PUKUL 8.57… ASTAGA! Aku akan terlambat!
Sial! Bagaimana aku bisa lupa? Ia pasti sudah berada di sana, duduk menikmati Saturnus dan aku tidak akan melewatkan “Dance of Saturn” untuk malam ini. Aku harus bergegas ke sana, aku tak boleh terlambat.
Kini aku telah mantap berlari menyusuri jalan setapak di taman kota, tempat di mana aku sudah lebih dari 3 jam melamun dan mengusir bosan yang melanda, sampai - sampai aku lupa bahwa Dance of Saturn akan di mulai hanya dalam hitungan menit.
Lampu - lampu temaram kini hanya terlihat seperti kilatan tak berbekas, dan tak peduli lagi aku dengan lampu - lampu itu, kupacu lariku sekencang mungkin, bahkan aku sudah tak peduli lagi pada rambutku yang mulai terlihat seperti hantu penunggu jembatan.

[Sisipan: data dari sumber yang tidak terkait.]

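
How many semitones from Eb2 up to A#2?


Step by step:
Absolute semitone position = octave×12 + chromatic position
Eb2: 2×12 + 3 = 27
A#2: 2×12 + 10 = 34
Difference = 34 - 27 = 7
= 7 semitones


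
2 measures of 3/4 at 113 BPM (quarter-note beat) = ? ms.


Reasoning:
Quarter-note beat duration = 60000 / 113 ms
Beats per measure (3/4) = 3
One measure = 3 × 60000 / 113 = 180000 / 113 ms
2 measures = 2 × 180000 / 113 = 360000 / 113
= 3185.8 ms


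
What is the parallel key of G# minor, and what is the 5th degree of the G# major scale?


Solution.
Parallel keys share the same tonic but differ in mode
G# minor → parallel is G# major
G# major scale: G# A# B# C# D# E# F##
= G# major; 5th degree = D#


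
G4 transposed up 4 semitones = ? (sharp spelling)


G4: chromatic position 7 in octave 4 → absolute = 4×12 + 7 = 55
Transpose up 4: 55 + 4 = 59
59 = 4×12 + 11 → B in octave 4
Result = B4


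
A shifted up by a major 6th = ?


Working:
major 6th: 6 letter names, 9 semitones
Letter: A + 5 → F
Pitch: A + 9 semitones, spelled as an F → F#
= F#


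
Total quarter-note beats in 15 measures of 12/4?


Step by step:
Time signature 12/4: the bottom number 4 means the quarter note gets one count
The top number 12 means 12 quarter-note beats per measure
Total = 12 × 15 measures
= 180 quarter-note beats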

Tapi semua itu tak berlangsung lama, baru beberapa ratus meter nafasku sudah habis, tersengal aku di buatnya. Walaupun letaknya tak terlalu jauh, tetap saja, untuk ukuran perempuan yang jarang berolahraga sepertiku ini sungguh menguras tenaga. Dan satu hal lagi, hujan deras kini mengguyur kota, membungkusnya dalam gelap dan dingin.
Lengkap sudah malam ini.
Namun aku sungguh tak peduli. Aku harus bergegas sebelum aku menjadi semakin basah dan kedinginan, dan aku telah melanjutkan lariku, berbelok dan terus menyusuri jalan taman kota hingga ahirnya harapan muncul di depan mataku. Itu dia tujuanku, Café Saturn, dan tanpa menunda - nunda waktu lagi, aku mempercepat lariku dan berhenti tepat di depan pintu masuk café tersebut.
Finally!
Aku bergegas masuk. Bel berdentang keras, dan pria di balik meja bartender kaget saat melihatku masuk dengan sweter basah. Namun aku tak mengindahkannya, aku segera menempati tempat duduk favorit ku, meja dengan posisi paling dekat dengan jendela yang langsung menghadap ke arah guyuran hujan di luar.
Beruntunglah aku masih belum terlambat. Namun semua ini cukup melelahkan, dan sweater ini cukup membuatku kedinginan.
Malam ini banyak sekali kursi yang kosong, mungkin karena hujan di luar belum juga mereda. Tak apa, aku tak peduli. Ku lirik pergelangan tanganku, pukul sembilan tepat. Ini dia momen yang selalu ku tunggu tunggu. Dance of Saturn, di mana semua orang akan menari di antara alunan musik klasik dengan di temani oleh nyala lilin - lilin mungil. Semua ini sungguh layak untuk di nikmati.
Dan di luar semua itu, tempat ini adalah satu - satunya tempat di mana aku bisa melihat ia duduk diam menikmati musik klasik di café ini setiap malamnya. Namanya Rean, sudah lama aku menyukainya, hanya saja aku belum mengenalnya secara langsung.
Aku hanya mengenalnya melalui John, pria di balik meja bartender dan Daviska teman dari Rean. Namun kurasa semua itu sudah cukup bagiku. Aku ada disini dan kau ada di sana melengkapi malamku. Namun malam ini aku belum melihatnya, mungkin ia terjebak hujan dan tak datang kemari. Entahlah, mungkinkah kau mengetahuiku Rean?
***
Lampu - lampu kini telah di padamkan dan lilin - lilin mungil mulai satu persatu di nyalakan. Alunan musik klasik mengalun pelan menyambut temaram dan aku masih menatap hujan yang mengamuk di luar, enggan untuk melihat mereka yang mulai satu persatu meninggalkan meja mereka masing - masing untuk mulai berdansa.
Aku tak tahu mengapa tiba - tiba seleraku hilang.
Hujan malam ini lebih menggodaku, dan musik ini memikatku. Namun tiba - tiba LED di smartphoneku berkedip. Ada pesan masuk, tapi dari siapa? Lantas aku mengaktifkan layar smartphoneku.
John.
“Ia ada disini, dan—ia—sedang—mendekati—mejamu” Entah apa pasalnya kini aku terasa amat sangat gugup. Ia mendekatiku? Yang benar saja? Ini sungguh membuat leherku kaku. Namun aku tau dia ada disampingku.